14,500-year-old animal paintings discovered in Basque cave

A team of archaeologists recently came across a major series of animal paintings, dating from up to c.14,500 years ago and including horses, bison, goats, and deer, in the Atxurra caves near Berriatua, Bizkaia. There are about 70 etchings in total dating from the Upper Paleolithic era that were previously unknown to modern researchers, most likely due to their remote location, approximately 1,000 feet deep, inside the cave system. The paitings may have contained black coal dust and were made using flint tools.

Check out a report on the findings here. See also a detailed first-hand report on the discovery (in Spanish) here.
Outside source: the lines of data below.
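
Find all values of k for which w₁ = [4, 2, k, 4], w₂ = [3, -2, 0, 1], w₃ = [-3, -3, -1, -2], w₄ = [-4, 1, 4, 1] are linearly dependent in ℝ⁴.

The vectors are dependent exactly when the determinant of the matrix with rows w₁, w₂, w₃, w₄ vanishes.
Expanding, det = 150 - 40*k.
Setting this to zero gives k = 15/4.

k = 15/4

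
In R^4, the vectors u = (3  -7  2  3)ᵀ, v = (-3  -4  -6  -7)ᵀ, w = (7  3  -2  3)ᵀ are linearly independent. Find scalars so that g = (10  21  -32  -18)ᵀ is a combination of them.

Set up the augmented matrix [u | v | w | g] and row-reduce.
Back-substitution yields (α₁, α₂, α₃) = (-3, 3, 4).

g = -3u + 3v + 4w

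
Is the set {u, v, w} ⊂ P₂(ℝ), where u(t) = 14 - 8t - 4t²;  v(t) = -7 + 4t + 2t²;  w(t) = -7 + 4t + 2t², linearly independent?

Take coordinates with respect to the standard basis {1, t, t²}.
Form the 3×3 matrix with these as columns; its determinant is 0.
A zero determinant means the columns are linearly dependent.
Indeed u + 2v = 0.

linearly dependent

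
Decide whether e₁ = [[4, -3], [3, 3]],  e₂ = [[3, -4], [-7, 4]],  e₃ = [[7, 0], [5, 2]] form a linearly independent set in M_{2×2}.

Take coordinates with respect to the standard basis {E₁₁, E₁₂, E₂₁, E₂₂}.
Row-reduce the matrix whose columns are e₁, e₂, e₃.
The reduction yields 3 nonzero rows, so the rank is 3.
Since rank = 3 (the number of vectors), the set is linearly independent.

linearly independent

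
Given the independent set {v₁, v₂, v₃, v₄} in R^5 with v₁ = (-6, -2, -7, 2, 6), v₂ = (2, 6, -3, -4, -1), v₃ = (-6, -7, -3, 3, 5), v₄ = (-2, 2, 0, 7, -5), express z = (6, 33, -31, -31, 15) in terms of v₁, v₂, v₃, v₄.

Solve the system with v₁, v₂, v₃, v₄ as columns and z as the right-hand side.
Back-substitution yields (c₁, …, c₄) = (4, 4, -3, -2).

z = 4v₁ + 4v₂ - 3v₃ - 2v₄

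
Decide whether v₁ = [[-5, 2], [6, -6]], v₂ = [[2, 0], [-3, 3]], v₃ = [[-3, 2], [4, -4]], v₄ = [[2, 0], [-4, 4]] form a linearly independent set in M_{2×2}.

linearly dependent

Write each element as a coordinate vector in ℝ⁴ using {E₁₁, E₁₂, E₂₁, E₂₂}.
Form the 4×4 matrix with these as columns; its determinant is 0.
A zero determinant means the columns are linearly dependent.
Indeed v₁ + 2v₂ - v₃ - v₄ = 0.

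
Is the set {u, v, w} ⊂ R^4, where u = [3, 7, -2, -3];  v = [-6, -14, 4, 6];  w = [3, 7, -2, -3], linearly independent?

linearly dependent

One vector is a scalar multiple of another, so the set is dependent.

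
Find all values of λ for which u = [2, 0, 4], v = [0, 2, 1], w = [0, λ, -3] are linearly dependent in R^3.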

The Atxurra cave was first discovered in 1929 and was excavated between 1934 and 1935 by Jose Miguel de Barandiaran, still considered to be the greatest Basque ethnographer of all time. For some wonderful traditional folk tales as well as detailed accounts of many of Barandiaran’s excavations, see Selected Writings of José Miguel de Barandiarán: Basque Prehistory and Ethnography.
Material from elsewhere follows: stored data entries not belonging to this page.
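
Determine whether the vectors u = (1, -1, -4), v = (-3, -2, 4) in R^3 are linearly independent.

linearly independent

Row-reduce the matrix whose columns are u, v.
The reduction yields 2 nonzero rows, so the rank is 2.
Since rank = 2 (the number of vectors), the set is linearly independent.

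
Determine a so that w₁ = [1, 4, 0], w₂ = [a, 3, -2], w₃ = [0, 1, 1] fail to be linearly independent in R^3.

The vectors are dependent exactly when the determinant of the matrix with rows w₁, w₂, w₃ vanishes.
Expanding, det = 5 - 4*a.
This vanishes exactly when a = 5/4.

a = 5/4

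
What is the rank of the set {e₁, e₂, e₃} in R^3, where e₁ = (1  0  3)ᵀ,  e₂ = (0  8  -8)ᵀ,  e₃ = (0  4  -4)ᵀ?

2

Put the 3×3 matrix [e₁|e₂|e₃] into echelon form.
The echelon form has 2 nonzero rows, so the rank is 2.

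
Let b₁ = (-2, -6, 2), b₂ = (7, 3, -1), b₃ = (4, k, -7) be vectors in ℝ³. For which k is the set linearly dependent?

k = 21

Place the vectors as rows of a 3×3 matrix; dependence ⇔ determinant zero.
Expanding, det = 12*k - 252.
Solving 12*k - 252 = 0 yields k = 21.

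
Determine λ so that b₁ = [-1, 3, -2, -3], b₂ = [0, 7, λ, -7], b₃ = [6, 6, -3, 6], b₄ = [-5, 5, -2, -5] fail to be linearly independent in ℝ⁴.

λ = -28/5

Place the vectors as rows of a 4×4 matrix; dependence ⇔ determinant zero.
The determinant works out to 120*λ + 672.
Solving 120*λ + 672 = 0 yields λ = -28/5.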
Race to save wild Basque cattle in Iparralde

A report (in French) in Sud-Ouest on October 24 notes that the Iparraldeko Betizuak association, an organization dedicated to protecting the remaining wild Basque cattle or betizuak in Iparralde, has been officially dissolved by its head, Iban Seiliez, in an attempt to “make the state and [different] bodies face up to their responsibilities.”

Betizu_sur_le_massif_du_Xoldokogaina

A betizu on Mount Xoldokogaina, Biriatu, Lapurdi. Photo by Seiliez, via Wikimedia Commons

The betizu–from the Basque behi izua or “elusive cow”–is a breed that still inhabits parts of the Basque Country, mainly in Iparralde and Navarre, numbering perhaps 600 in total truly wild cattle (there are domesticated betizuak throughout the Basque Country). In Iparralde, where there are around 100, they are to be found mainly on the slopes surrounding  Mount Larrun (or Larhun; La Rhûne in French), the Ibardin Pass and Mount Arranomendi (Mondarrain in French), two areas of southern and southastern Lapurdi. According to Seiliez, “it’s one of the oldest breeds in Europe. It was almost made extinct in the 1920s because wild cattle were slaughtered during construction of the Larrun train.” Its characteristics are described here.
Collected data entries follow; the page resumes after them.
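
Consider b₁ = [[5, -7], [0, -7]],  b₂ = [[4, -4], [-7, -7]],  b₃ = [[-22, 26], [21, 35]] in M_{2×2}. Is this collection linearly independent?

Take coordinates with respect to the standard basis {E₁₁, E₁₂, E₂₁, E₂₂}.
Place the vectors as rows of a 3×4 matrix and reduce to echelon form.
The reduction yields 2 nonzero rows, so the rank is 2.
Since rank 2 < 3, the set is linearly dependent.

linearly dependent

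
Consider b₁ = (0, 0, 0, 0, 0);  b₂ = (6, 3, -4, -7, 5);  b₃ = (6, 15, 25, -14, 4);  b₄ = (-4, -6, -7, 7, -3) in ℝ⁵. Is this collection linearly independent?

linearly dependent

One of the vectors is the zero vector, so the set is linearly dependent.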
For Seiliez, “I think the objective of the association’s goal, which was to promote coexistence between the betizu and other mountain users, has not been achieved. Instead, we have disempowered the authorities.” He thus found it necessary to dissolve the association as a means of forcing more involvement from the authorities. “The betizu is unique in Europe,” he concludes,  which “needs a sustainable management plan and a proper status . . . the authorities must assume this responsibility.” The provincial government of Navarre, for example, established a conservation plan for the breed, ceding land from an abandoned farm in the Urraulgoiti Valley for 45 animals to live in at least “semi-freedom.”

Betizu cattle, known alternately as behigorri (red cow), zezengorri (red bull), and txahalgorri (red calf), were important in Basque mythology as spirits that took animal form in order guard important caves. There are theories, moreover, that link this breed to those cattle represented in the parietal art or cave paintings of Europe’s most famous sites (though many of these paintings actually depict a now extinct type of bison, in some sites there are representations of bulls portrayed in a noticeably reddish color reminiscent of the betizuak). Regarding this mythological status of the betizuak, as noted in the Selected Writings of José Miguel de Barandiarán: Basque Prehistory and Ethnography:

They did not allow anyone to enter their dwelling place. In certain cases they kidnap young people who have been the target of some curse and hold them captive in their underground dens . . . It is useful to recall that the same figures that are situated by Basque mythology in caverns also appear painted or engraved by men of the Magdalenian period and earlier on the walls of some of the caves of our country.

In short, these are animals that have been extremely important in Basque culture for thousands of years. One can only hope that a solution is found to help them survive in what is their land as well.